A record of my cycling trips in Britain and abroad


Lon Las Cymru (3)

I decided to split this trip up into three chunks, as one would be too long, but as the half days at either end (we took from Friday afternoon to Monday afternoon for the trip) wouldn’t quite warrant a full page on their own.

So the story resumes at a campsite just short of Hay on Wye…

…where the literature festival was taking place. Had we known this initially, we might have avoided it - it took many phone calls to find a campsite with space! But in the end, ours was half empty. And a very nice site it was too, if somewhat pricey; but the quality of the showers, the space for each tent, and the view across to the hills made it worth it. A leisurely, and, I feel, well-earned, dinner of eggs and cous-cous with sundried tomato and garlic seasoning followed, cooked over the pocket rocket stove. The stove is certainly light and small, but it can struggle in the wind.
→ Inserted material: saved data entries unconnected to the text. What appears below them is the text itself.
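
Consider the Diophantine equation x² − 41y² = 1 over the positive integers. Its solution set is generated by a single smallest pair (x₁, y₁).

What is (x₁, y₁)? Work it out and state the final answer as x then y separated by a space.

[6; 2,2,12] for √41; ℓ=3 ⇒ convergent index 5
k=0  a_k=6  p_k/q_k = 6/1
…
k=2  a_k=2  p_k/q_k = 32/5
k=3  a_k=12  p_k/q_k = 397/62
k=4  a_k=2  p_k/q_k = 826/129
k=5  a_k=2  p_k/q_k = 2049/320
(x₁, y₁) = (2049, 320);  2049² − 41·320² = 1 ✓

2049 320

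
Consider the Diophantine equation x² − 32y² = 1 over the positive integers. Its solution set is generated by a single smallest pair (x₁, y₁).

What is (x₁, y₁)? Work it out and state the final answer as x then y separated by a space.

17 3

√32 → a₀=5, period (1,1,1,10); ℓ=4 even so k=3
a_0=5:  p_0=5·1+0=5,  q_0=5·0+1=1
a_1=1:  p_1=1·5+1=6,  q_1=1·1+0=1
a_2=1:  p_2=1·6+5=11,  q_2=1·1+1=2
a_3=1:  p_3=1·11+6=17,  q_3=1·2+1=3
→ (17, 3).  Check: 17²=289, 32·3²=288, difference 1.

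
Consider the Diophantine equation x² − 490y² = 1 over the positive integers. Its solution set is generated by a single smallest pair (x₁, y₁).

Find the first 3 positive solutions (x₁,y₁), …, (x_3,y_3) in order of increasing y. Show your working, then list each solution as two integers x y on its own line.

√490 = [22; 7,2,1,4,4,4,1,2,7,44, …], period ℓ=10 (even) → k=9
a_0=22:  p_0=22·1+0=22,  q_0=22·0+1=1
a_1=7:  p_1=7·22+1=155,  q_1=7·1+0=7
a_2=2:  p_2=2·155+22=332,  q_2=2·7+1=15
a_3=1:  p_3=1·332+155=487,  q_3=1·15+7=22
…
a_7=1:  p_7=1·40708+9607=50315,  q_7=1·1839+434=2273
a_8=2:  p_8=2·50315+40708=141338,  q_8=2·2273+1839=6385
a_9=7:  p_9=7·141338+50315=1039681,  q_9=7·6385+2273=46968
(x₁, y₁) = (1039681, 46968);  1039681² − 490·46968² = 1 ✓
(1039681+46968√490)^2 = 2161873163521 + 97663474416√490
(1039681+46968√490)^3 = 4495316905044313921 + 203077717488555624√490

1039681 46968
2161873163521 97663474416
4495316905044313921 203077717488555624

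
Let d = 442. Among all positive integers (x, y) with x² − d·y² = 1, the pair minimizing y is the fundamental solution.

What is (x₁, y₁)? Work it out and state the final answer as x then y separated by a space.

883 42

d=442: √d = [21; 42] (ℓ=1, odd), read p_1/q_1
i=0: a=21 ⇒ p=21, q=1
i=1: a=42 ⇒ p=883, q=42
(x₁, y₁) = (883, 42);  883² − 442·42² = 1 ✓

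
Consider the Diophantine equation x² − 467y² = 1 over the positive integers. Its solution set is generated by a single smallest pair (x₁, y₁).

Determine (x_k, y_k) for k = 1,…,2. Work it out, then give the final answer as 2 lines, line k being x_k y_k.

1625626 75225
5285319783751 244575431700

√467 → a₀=21, period (1,1,1,1,3,…,1,1,42); ℓ=14 even so k=13
i=0: a=21 ⇒ p=21, q=1
i=1: a=1 ⇒ p=22, q=1
…
i=3: a=1 ⇒ p=65, q=3
i=4: a=1 ⇒ p=108, q=5
i=5: a=3 ⇒ p=389, q=18
…
i=10: a=1 ⇒ p=358232, q=16577
…
i=12: a=1 ⇒ p=991929, q=45901
i=13: a=1 ⇒ p=1625626, q=75225
→ (1625626, 75225).  Check: 1625626²=2642659891876, 467·75225²=2642659891875, difference 1.
(1625626+75225√467)^2 = 5285319783751 + 244575431700√467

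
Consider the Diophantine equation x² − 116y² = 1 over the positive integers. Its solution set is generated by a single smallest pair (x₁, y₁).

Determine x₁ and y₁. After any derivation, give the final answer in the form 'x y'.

9801 910

d=116: √d = [10; 1,3,2,1,4,1,2,3,1,20] (ℓ=10, even), read p_9/q_9
a_0=10:  p_0=10·1+0=10,  q_0=10·0+1=1
a_1=1:  p_1=1·10+1=11,  q_1=1·1+0=1
a_2=3:  p_2=3·11+10=43,  q_2=3·1+1=4
…
a_4=1:  p_4=1·97+43=140,  q_4=1·9+4=13
a_5=4:  p_5=4·140+97=657,  q_5=4·13+9=61
a_6=1:  p_6=1·657+140=797,  q_6=1·61+13=74
a_7=2:  p_7=2·797+657=2251,  q_7=2·74+61=209
a_8=3:  p_8=3·2251+797=7550,  q_8=3·209+74=701
a_9=1:  p_9=1·7550+2251=9801,  q_9=1·701+209=910
→ (9801, 910).  Check: 9801²=96059601, 116·910²=96059600, difference 1.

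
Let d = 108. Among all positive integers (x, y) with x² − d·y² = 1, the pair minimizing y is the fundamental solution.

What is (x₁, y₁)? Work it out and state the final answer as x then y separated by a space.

[10; 2,1,1,4,1,1,2,20] for √108; ℓ=8 ⇒ convergent index 7
i=0: a=10 ⇒ p=10, q=1
…
i=2: a=1 ⇒ p=31, q=3
…
i=6: a=1 ⇒ p=530, q=51
i=7: a=2 ⇒ p=1351, q=130
→ (1351, 130).  Check: 1351²=1825201, 108·130²=1825200, difference 1.

1351 130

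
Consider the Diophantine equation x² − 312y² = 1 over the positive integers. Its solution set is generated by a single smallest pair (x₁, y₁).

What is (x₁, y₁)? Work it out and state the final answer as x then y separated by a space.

√312 = [17; 1,1,1,34, …], period ℓ=4 (even) → k=3
a_0=17:  p_0=17·1+0=17,  q_0=17·0+1=1
…
a_2=1:  p_2=1·18+17=35,  q_2=1·1+1=2
a_3=1:  p_3=1·35+18=53,  q_3=1·2+1=3
(x₁, y₁) = (53, 3);  53² − 312·3² = 1 ✓

53 3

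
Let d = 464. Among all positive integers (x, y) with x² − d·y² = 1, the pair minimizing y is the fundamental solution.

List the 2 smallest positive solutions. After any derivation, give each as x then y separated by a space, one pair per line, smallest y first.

√464 → a₀=21, period (1,1,5,1,1,1,5,1,1,42); ℓ=10 even so k=9
step 0: (21, 1)  from 21·(1,0) + (0,1)
…
step 2: (43, 2)  from 1·(22,1) + (21,1)
…
step 4: (280, 13)  from 1·(237,11) + (43,2)
step 5: (517, 24)  from 1·(280,13) + (237,11)
…
step 7: (4502, 209)  from 5·(797,37) + (517,24)
step 8: (5299, 246)  from 1·(4502,209) + (797,37)
step 9: (9801, 455)  from 1·(5299,246) + (4502,209)
(x₁, y₁) = (9801, 455);  9801² − 464·455² = 1 ✓
n=2: (9801,455)∘(9801,455) = (9801·9801+464·455·455, 9801·455+455·9801) = (192119201,8918910)

9801 455
192119201 8918910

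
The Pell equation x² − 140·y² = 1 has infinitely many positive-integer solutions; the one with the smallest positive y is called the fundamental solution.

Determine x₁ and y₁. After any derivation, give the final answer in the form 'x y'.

√140 = [11; 1,4,1,22, …], period ℓ=4 (even) → k=3
k=0  a_k=11  p_k/q_k = 11/1
…
k=2  a_k=4  p_k/q_k = 59/5
k=3  a_k=1  p_k/q_k = 71/6
→ (71, 6).  Check: 71²=5041, 140·6²=5040, difference 1.

71 6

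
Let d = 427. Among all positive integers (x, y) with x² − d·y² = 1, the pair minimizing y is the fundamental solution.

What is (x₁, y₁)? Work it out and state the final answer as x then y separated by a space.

62 3

d=427: √d = [20; 1,1,1,40] (ℓ=4, even), read p_3/q_3
a_0=20:  p_0=20·1+0=20,  q_0=20·0+1=1
a_1=1:  p_1=1·20+1=21,  q_1=1·1+0=1
a_2=1:  p_2=1·21+20=41,  q_2=1·1+1=2
a_3=1:  p_3=1·41+21=62,  q_3=1·2+1=3
fundamental: x₁=62, y₁=3  (since 3844 − 427·9 = 1)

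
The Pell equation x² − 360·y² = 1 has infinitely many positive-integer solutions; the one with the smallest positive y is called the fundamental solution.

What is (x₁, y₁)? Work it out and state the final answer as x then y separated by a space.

√360 → a₀=18, period (1,36); ℓ=2 even so k=1
i=0: a=18 ⇒ p=18, q=1
i=1: a=1 ⇒ p=19, q=1
(x₁, y₁) = (19, 1);  19² − 360·1² = 1 ✓

19 1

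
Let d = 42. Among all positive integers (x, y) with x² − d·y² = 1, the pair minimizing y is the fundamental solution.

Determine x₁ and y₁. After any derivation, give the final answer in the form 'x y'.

[6; 2,12] for √42; ℓ=2 ⇒ convergent index 1
i=0: a=6 ⇒ p=6, q=1
i=1: a=2 ⇒ p=13, q=2
→ (13, 2).  Check: 13²=169, 42·2²=168, difference 1.

13 2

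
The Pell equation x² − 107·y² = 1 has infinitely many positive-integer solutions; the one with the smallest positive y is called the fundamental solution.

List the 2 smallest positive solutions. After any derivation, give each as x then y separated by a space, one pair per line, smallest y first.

962 93
1850887 178932

√107 → a₀=10, period (2,1,9,1,2,20); ℓ=6 even so k=5
step 0: (10, 1)  from 10·(1,0) + (0,1)
…
step 2: (31, 3)  from 1·(21,2) + (10,1)
…
step 4: (331, 32)  from 1·(300,29) + (31,3)
step 5: (962, 93)  from 2·(331,32) + (300,29)
fundamental: x₁=962, y₁=93  (since 925444 − 107·8649 = 1)
k=2:  x_2 = 962·962+107·93·93 = 1850887,  y_2 = 962·93+93·962 = 178932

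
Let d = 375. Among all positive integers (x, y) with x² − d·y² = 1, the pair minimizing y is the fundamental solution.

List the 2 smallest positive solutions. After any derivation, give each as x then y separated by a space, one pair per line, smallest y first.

15124 781
457470751 23623688

√375 = [19; 2,1,2,1,5,1,2,1,2,38, …], period ℓ=10 (even) → k=9
a_0=19:  p_0=19·1+0=19,  q_0=19·0+1=1
a_1=2:  p_1=2·19+1=39,  q_1=2·1+0=2
a_2=1:  p_2=1·39+19=58,  q_2=1·2+1=3
a_3=2:  p_3=2·58+39=155,  q_3=2·3+2=8
a_4=1:  p_4=1·155+58=213,  q_4=1·8+3=11
a_5=5:  p_5=5·213+155=1220,  q_5=5·11+8=63
…
a_8=1:  p_8=1·4086+1433=5519,  q_8=1·211+74=285
a_9=2:  p_9=2·5519+4086=15124,  q_9=2·285+211=781
(x₁, y₁) = (15124, 781);  15124² − 375·781² = 1 ✓
n=2: (15124,781)∘(15124,781) = (15124·15124+375·781·781, 15124·781+781·15124) = (457470751,23623688)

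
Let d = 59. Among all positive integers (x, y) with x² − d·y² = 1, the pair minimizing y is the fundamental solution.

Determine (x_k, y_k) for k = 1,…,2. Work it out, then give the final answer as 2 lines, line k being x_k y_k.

530 69
561799 73140

√59 → a₀=7, period (1,2,7,2,1,14); ℓ=6 even so k=5
step 0: (7, 1)  from 7·(1,0) + (0,1)
step 1: (8, 1)  from 1·(7,1) + (1,0)
step 2: (23, 3)  from 2·(8,1) + (7,1)
step 3: (169, 22)  from 7·(23,3) + (8,1)
step 4: (361, 47)  from 2·(169,22) + (23,3)
step 5: (530, 69)  from 1·(361,47) + (169,22)
→ (530, 69).  Check: 530²=280900, 59·69²=280899, difference 1.
(x_2, y_2) = (530·530 + 59·69·69, 530·69 + 69·530) = (561799, 73140)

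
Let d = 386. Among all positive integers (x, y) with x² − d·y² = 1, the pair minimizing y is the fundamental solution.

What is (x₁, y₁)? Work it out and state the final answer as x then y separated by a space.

111555 5678

√386 = [19; 1,1,1,4,1,18,1,4,1,1,1,38, …], period ℓ=12 (even) → k=11
a_0=19:  p_0=19·1+0=19,  q_0=19·0+1=1
…
a_3=1:  p_3=1·39+20=59,  q_3=1·2+1=3
…
a_6=18:  p_6=18·334+275=6287,  q_6=18·17+14=320
a_7=1:  p_7=1·6287+334=6621,  q_7=1·320+17=337
…
a_9=1:  p_9=1·32771+6621=39392,  q_9=1·1668+337=2005
a_10=1:  p_10=1·39392+32771=72163,  q_10=1·2005+1668=3673
a_11=1:  p_11=1·72163+39392=111555,  q_11=1·3673+2005=5678
(x₁, y₁) = (111555, 5678);  111555² − 386·5678² = 1 ✓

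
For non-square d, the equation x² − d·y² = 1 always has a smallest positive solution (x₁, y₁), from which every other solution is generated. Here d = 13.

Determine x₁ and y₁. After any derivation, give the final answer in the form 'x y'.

649 180

[3; 1,1,1,1,6] for √13; ℓ=5 ⇒ convergent index 9
a_0=3:  p_0=3·1+0=3,  q_0=3·0+1=1
a_1=1:  p_1=1·3+1=4,  q_1=1·1+0=1
…
a_4=1:  p_4=1·11+7=18,  q_4=1·3+2=5
…
a_6=1:  p_6=1·119+18=137,  q_6=1·33+5=38
a_7=1:  p_7=1·137+119=256,  q_7=1·38+33=71
a_8=1:  p_8=1·256+137=393,  q_8=1·71+38=109
a_9=1:  p_9=1·393+256=649,  q_9=1·109+71=180
fundamental: x₁=649, y₁=180  (since 421201 − 13·32400 = 1)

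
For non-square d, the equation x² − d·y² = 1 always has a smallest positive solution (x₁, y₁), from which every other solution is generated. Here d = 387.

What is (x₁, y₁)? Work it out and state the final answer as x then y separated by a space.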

The next day dawned very still and slightly misty. After packing and having breakfast, we were under way through the village of Hay. Apart from the bunting, there wasn’t much sign of the festival; I imagine most of the festival-goers were still asleep at that time. Almost straight after leaving the village, we were into one of the hardest climbs of the trip (at least on paper): Gospel Pass. This looked like we could have had fantastic views - if only the mist hadn’t closed in as we climbed. We even put our lights on at the summit! The summit itself might have been a disappointment had the weather been clear, as the road dipped between two high banks. As it was, we could barely see 50 yards anyway. We did, however, see a stone marking the line of Offa’s Dyke; there wasn’t much of the actual dyke in evidence at this point though.

From the top, we descended (obviously we did! That’’s the only way to go from the top!). In a typical Welsh way, this wasn’t a single descent, but rather a gradual loss of height, the road rising again many times for short stretches before dropping slightly further. As we continued on, the road gradually opened out and became less steep, until eventually we were rolling along the valley floor with wide, sweeping bends and a good surface.

The rain started again on the final big climb, perhaps 15 miles from our finish point in Chepstow. This climb was unexpectedly tough; I think I may have found it the toughest of the whole trip, and not just because it came at the end and I was more tired. It was neither the steepest nor the longest, but there were no points where it levelled out to allow the tired rider to catch even the smallest breather. it was utterly unrelenting. By the time we reached the top I was thoughroughly soaked, having taken the (foolish) decision not to stop on the climb to put on waterproofs. Eventually, with less than 10 miles to got, I caved in: we stopped in a bus shelter, where I changed into a dry tshirt and put on my jacket. At least it was summer and relatively warm!

On arriving in Chepstow, we found a cafe open. I eschewed my traditional end-of-ride espresso, tempted by the two-for-one milkshake offer… And thus, I think, ends the account of the trip. 240 miles or so, in almost exactly 3 days end-to-end, finishing as we did at around 3pm on the Monday. And what a wonderful trip it was! Varied, challenging, scenic, and above all - great fun! :)

Epilogue: avoid ‘Cross Country’ trains like plague if you possibly can. They have stupid hanging spaces for bikes, which are completely unusable if you have either deep section rims, or wide handlebars, or if another bike on the train has wide handlebars. I like the idea of going on holiday by train with my bike, but sadly the reality is mostly so awkward (not to mention expensive) that I’ll probably be going by car in the future when I can.